European Commission boosts IP protection for craft and industrial products

European Commission boosts IP protection for craft and industrial products

The European Commission has proposed the first-ever framework to protect the intellectual property for craft and industrial products that rely on the originality and authenticity of traditional practices from their regions. 

This framework will cover products such as Donegal tweed, Murano glass, Porcelaine de Limoges, Solingen cutlery and Boleslawiec pottery. While these products benefit from a European and sometimes global reputation and standing, producers have so far lacked an EU indication protection linking their products’ origin and reputation to their quality.

The Regulation, providing for an EU indication protection, aims to make it easier for consumers to recognise the quality of such products and make more informed choices.

The proposal for a Regulation will:

  • Establish an EU-wide protection for geographical indications of craft and industrial products to help producers protect and enforce the intellectual property rights of their products across the EU. The new Regulation will also facilitate action against fake products, including those sold online. It will address the currently fragmented and partial protections that exist at national level.

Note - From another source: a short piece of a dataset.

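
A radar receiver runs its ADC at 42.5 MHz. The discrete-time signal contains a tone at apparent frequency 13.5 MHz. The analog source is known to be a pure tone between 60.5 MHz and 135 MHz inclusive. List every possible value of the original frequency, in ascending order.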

  • Enable simple and cost-efficient registration of GIs for craft and industrial products by establishing a two-level application process. This would require producers to file their GI applications to designated member states’ authorities, who will then submit successful applications for further evaluation and approval to the European Union Intellectual Property Office (EUIPO). A direct application procedure to EUIPO will also be possible for member states that do not have a national evaluation procedure in place. The proposal also offers the possibility for producers to self-declare compliance of their products with the product specifications, making the system lighter and less costly.

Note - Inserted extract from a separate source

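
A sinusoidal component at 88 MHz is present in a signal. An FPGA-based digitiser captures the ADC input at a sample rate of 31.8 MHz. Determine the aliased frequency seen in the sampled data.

7.4 MHz

88 MHz mod fs = 24.4 MHz.
24.4 MHz > fs/2 = 15.9 MHz, folds to fs − 24.4 MHz = 7.4 MHz.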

  • Allow full compatibility with international GI protection by enabling producers of registered craft and industrial GIs to protect their products in all countries that are signatories of the Geneva Act on Appellations of Origin and Geographical Indications under the World Intellectual Property Organisation (WIPO), to which the EU acceded in November 2019 and which covers craft and industrial GIs. At the same time, it will now be possible to protect corresponding GIs from third countries within the EU.

  • Support the development of Europe’s rural and other regions by providing incentives for producers, especially SMEs, to invest in new authentic products and create niche markets. The proposed Regulation will also help to retain unique skills that might otherwise disappear, particularly in Europe’s rural and less developed regions. Regions would benefit from the reputation of the new GIs. This can contribute to attracting tourists and to creating new highly skilled jobs in the regions, thereby boosting their economic recovery.

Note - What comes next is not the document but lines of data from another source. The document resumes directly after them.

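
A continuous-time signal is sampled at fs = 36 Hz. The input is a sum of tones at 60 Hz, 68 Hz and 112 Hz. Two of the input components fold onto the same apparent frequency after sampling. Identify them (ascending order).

fs/2 = 18 Hz.
60 Hz mod fs = 24 Hz.
24 Hz > fs/2 = 18 Hz, folds to fs − 24 Hz = 12 Hz.
68 Hz mod fs = 32 Hz.
32 Hz > fs/2 = 18 Hz, folds to fs − 32 Hz = 4 Hz.
112 Hz mod fs = 4 Hz.
4 Hz ≤ fs/2 = 18 Hz, appears at 4 Hz.
68 Hz and 112 Hz both map to 4 Hz.

68 Hz, 112 Hz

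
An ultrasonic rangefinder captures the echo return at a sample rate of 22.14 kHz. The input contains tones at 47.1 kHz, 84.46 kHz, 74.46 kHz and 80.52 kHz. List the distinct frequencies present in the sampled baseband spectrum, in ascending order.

fs/2 = 11.07 kHz.
47.1 kHz mod fs = 2.82 kHz.
2.82 kHz ≤ fs/2 = 11.07 kHz, appears at 2.82 kHz.
84.46 kHz mod fs = 18.04 kHz.
18.04 kHz > fs/2 = 11.07 kHz, folds to fs − 18.04 kHz = 4.1 kHz.
74.46 kHz mod fs = 8.04 kHz.
8.04 kHz ≤ fs/2 = 11.07 kHz, appears at 8.04 kHz.
80.52 kHz mod fs = 14.1 kHz.
14.1 kHz > fs/2 = 11.07 kHz, folds to fs − 14.1 kHz = 8.04 kHz.
Distinct values: {2.82 kHz, 4.1 kHz, 8.04 kHz}.

2.82 kHz, 4.1 kHz, 8.04 kHz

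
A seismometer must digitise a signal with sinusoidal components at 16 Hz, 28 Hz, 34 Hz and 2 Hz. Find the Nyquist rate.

68 Hz

Highest-frequency component: 34 Hz.
Nyquist rate = 2 × 34 Hz = 68 Hz.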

Executive vice-president Margrethe Vestager said: “Many European regions hold an untapped potential for jobs and growth. Notably in the crafts and industrial sector, many SMEs have developed and refined manufacturing skills over generations, but lack incentives and resources to project them, especially across borders. The protection granted by geographical indications for craft and industrial products will encourage both regions and producers in their competition at a continental and global level.”

Commissioner Thierry Breton, responsible for the internal market, said: “Europe has an exceptional legacy of world-renown crafts and industrial products. It is time that these producers benefit from a new intellectual property right, like food and wine producers, that will increase trust and visibility for their products, guaranteeing authenticity and reputation. Today’s initiative will contribute to the creation of skilled jobs especially for SMEs and to the development of tourism also in the more rural or economically weak areas.”